—Quiero hablar con mi difunto tío —dice el señor Kausch.
Madame Retourner se ajusta el escote y le pide a Aznavour, su criado, que le traiga el Libro de los Muertos. Aznavour vuelve al rato con una voluminosa guía telefónica que le entrega a la médium. Ésta saca un teléfono de debajo de la mesa y marca el número en cuestión. Pone el «manos libres» para que el señor Kausch pueda participar en la conversación. Suena la voz de una niña:
—Mamá, tengo frío.
—Tu madre no está aquí, niña. Dile a tu padre que se ponga —contesta Madame Retourner.
—Pero tengo frío.
—Pues coge una manta.
Silencio. Se escuchan pasos. Una voz varonil:
—¿Sí? ¿Quién es?
—Tío Herbert, soy Klaus —dice el señor Kausch.
—Hola, Klaus. ¿Ya te has hecho un hombre de provecho?
—En eso estoy. Mira, estoy aquí con una médium.
—Tú siempre con malas compañías. No me dirás que crees en esas supercherías, espero.

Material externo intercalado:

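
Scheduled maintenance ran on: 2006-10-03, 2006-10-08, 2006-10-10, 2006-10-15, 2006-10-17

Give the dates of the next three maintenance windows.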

—Dejemos eso. Te llamaba porque necesito tu ayuda. He heredado la casa familiar, pero no encuentro las joyas por ninguna parte. Me preguntaba si no tendrías un mapa que revele dónde están ocultas.
—Ah. Lo tenía, sí.
—¿Lo tenías?
—Sí, pero se lo comió el perro —suspira el difunto.
—¡Que se ponga el perro! —grita el señor Kausch, preso de los nervios.
De nuevo, silencio. Luego se escuchan unos ladridos aterradores, aullidos de ultratumba. Es Toby, el perro de la familia. El señor Kausch cuelga el teléfono.